Declaração do presidente americano sobre o conflito com o Irã
Kevin Lamarque/Reuters
Uma declaração do presidente americano, Donald Trump, de que a guerra contra o Irã estaria "praticamente concluída", trouxe um sopro de otimismo aos mercados globais nesta terça-feira, provocando um recuo de 8% no preço do barril de petróleo. Contudo, a visão otimista de Washington parece desconectada da crescente tensão militar no Oriente Médio, onde o conflito continua a se intensificar em múltiplas frentes.
A realidade no terreno é de escalada. Ataques com mísseis atingiram diversos países do Golfo, com um bombardeio a um prédio residencial no Bahrein deixando dois mortos e vários feridos. Enquanto isso, Israel prossegue com uma forte ofensiva no Líbano contra o Hezbollah. O ponto nevrálgico da crise econômica, o Estreito de Hormuz, permanece sob ameaça direta do Irã, que promete atacar navios que tentem cruzar a rota vital para 20% do abastecimento de petróleo mundial.
As declarações de outros líderes regionais também contradizem a avaliação de Trump. O primeiro-ministro de Israel, Benjamin Netanyahu, afirmou que seus militares ainda necessitam de "algumas semanas" para alcançar os objetivos traçados. De forma ainda mais direta, a Guarda Revolucionária iraniana enviou um recado claro ao mundo: "a guerra só termina quando o Irã decidir".

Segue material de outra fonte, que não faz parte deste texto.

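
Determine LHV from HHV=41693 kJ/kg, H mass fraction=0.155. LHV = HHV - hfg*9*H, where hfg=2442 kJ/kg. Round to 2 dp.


LHV = HHV - hfg * 9 * H
Water correction = 2442 * 9 * 0.155 = 3406.590 kJ/kg
LHV = 41693 - 3406.590 = 38286.41 kJ/kg


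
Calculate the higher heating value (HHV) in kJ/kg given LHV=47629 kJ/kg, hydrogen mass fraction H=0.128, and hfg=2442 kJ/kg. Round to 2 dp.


HHV = LHV + hfg * 9 * H
Water addition = 2442 * 9 * 0.128 = 2813.184 kJ/kg
HHV = 47629 + 2813.184 = 50442.18 kJ/kg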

A comunidade internacional se mobiliza para conter os danos. A França, que já enviou 19 navios ao Mediterrâneo, convocou uma reunião de emergência do G7 para discutir os impactos nos preços da energia. A proposta de liberar reservas estratégicas de petróleo foi debatida, mas a reunião terminou sem um acordo concreto. Nesse cenário de incerteza, a fala de Trump parece mais um desejo de acalmar a economia do que uma representação fiel de um conflito que, segundo seus principais atores, está longe de um desfecho.